Saya pernah menjadi bagian dari perusahaan Anda pernah bekerja juga di perusahaan Anda. Saya dulu merasa senang dan bangga, tapi tidak untuk kali ini. Ternyata perusahaan yang pernah saya banggakan sebagai karyawan, ternyata fintech yang berada di bawah naungan perusahaan tersebut sungguh mengecewakan. Saya hanyalah satu yang mungkin dari sekian banyak debitur yang juga mendapatkan ancaman bahkan mungkin terror dari collector Pinjaman Go.

Bagi para debitur Pinjaman Go bagaimana kabar Anda yang gagal bayar? Apakah menerima juga ancaman seperti saya yang memiliki itikad baik untuk membayar namun tidak diberikan respon positif.

Chikal Silvany
Kota Tangerang, Banten

Artikel ini adalah buatan pengguna dan menjadi tanggung jawab penulisnya.
Berikan penilaian mengenai PinjamanGo:
[Total:32    Rata-Rata: 2.2/5]

Surat pembaca ini belum mendapatkan tanggapan dari pelaku usaha terkait.
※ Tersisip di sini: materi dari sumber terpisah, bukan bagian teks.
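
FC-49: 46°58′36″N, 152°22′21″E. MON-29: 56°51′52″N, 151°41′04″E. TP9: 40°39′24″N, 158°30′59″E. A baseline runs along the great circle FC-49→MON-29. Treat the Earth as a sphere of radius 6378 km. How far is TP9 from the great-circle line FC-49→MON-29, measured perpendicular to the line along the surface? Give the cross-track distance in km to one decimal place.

FC-49: φ = +46.97667°, λ = +152.37250°
MON-29: φ = +56.86444°, λ = +151.68444°
TP9: φ = +40.65667°, λ = +158.51639°
δ₁₃ = central angle FC-49→TP9 = 0.134641 rad  (haversine)
θ₁₃ = bearing FC-49→TP9 = 142.782°,  θ₁₂ = bearing FC-49→MON-29 = 357.811°
dₓₜ = R·arcsin(sin δ₁₃ · sin(θ₁₃ − θ₁₂)) = 6378·arcsin(0.13423·sin(-215.030°)) = 491.918 km
|dₓₜ| = 491.918 km

491.9 km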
Jika Anda adalah pelaku usaha yang terkait dengan pertanyaan/permohonan/keluhan di atas, silakan berikan tanggapan resmi melalui tautan di bawah ini:

Kirimkan Tanggapan
Loading...

21 komentar untuk “Ancaman Collector Pinjaman Go di Tengah Pandemic Covid-19

  • 27 April 2020 - (20:18 WIB)
    Permalink

    Ini bukan investor yang positif untuk rakyat.Platform / fintech yg ada di Indonesia ini hanya menjerumuskan masyarakat kita kejurang kemiskinan dan mengadu domba sesama rakyat saling menghujat yg di saksikan oleh cukong cukong taipan…

    • 29 April 2020 - (12:17 WIB)
      Permalink

      Saya jug ngalami ini tp pinjol lainnya,sampe data saya disebarkan ditetangga saya sampe saya dimaki maki tetangga saya,alhasil.komplek jd rame,saya sudah bilang adanya pademi ini tidak ada penghasilan untuk bisa.mkan pun kami sangat bersyukur.
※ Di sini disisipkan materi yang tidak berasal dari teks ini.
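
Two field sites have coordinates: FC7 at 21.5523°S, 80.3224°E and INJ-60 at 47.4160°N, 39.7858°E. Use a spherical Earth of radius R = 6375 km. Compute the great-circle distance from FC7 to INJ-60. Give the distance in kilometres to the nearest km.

8679 km

Δφ = 68.9683°,  Δλ = -40.5366°
a = sin²(Δφ/2) + cos φ₁ cos φ₂ sin²(Δλ/2) = 0.396084
c = 2·arcsin(√a) = 1.361438 rad = 78.0046°
d = R·c = 6375 × 1.361438 = 8679.2 km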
      • 29 April 2020 - (15:20 WIB)
        Permalink

        iya mba diberikan kesehatan dan bisa makan di tengah pandemic ini masih bersyukur. Semoga kita segera menemukan solusi terbaik bagi masalah ini. AMIIN

      • 6 Mei 2020 - (04:47 WIB)
        Permalink

        Apa nama pinjolnya mbak..karena terus terang saat ini saya jg udah telat bayar 4 hr di KTA kilat,, trs 2 hr di adakami. Dc tlp trs dr pagi sampe mlm.

      • 19 Mei 2020 - (17:06 WIB)
        Permalink

        Yups saya pun juga sama diteror padahal yg saya tau pinjaman go itu sudah masuk terdaftar ojk, tetapi kenapa mereka masih bisa bermain dengan kontak2 kita. Padahal itu kan tidak boleh dianjurkan oleh ojk. Mereka masih saja mengancam seperti itu.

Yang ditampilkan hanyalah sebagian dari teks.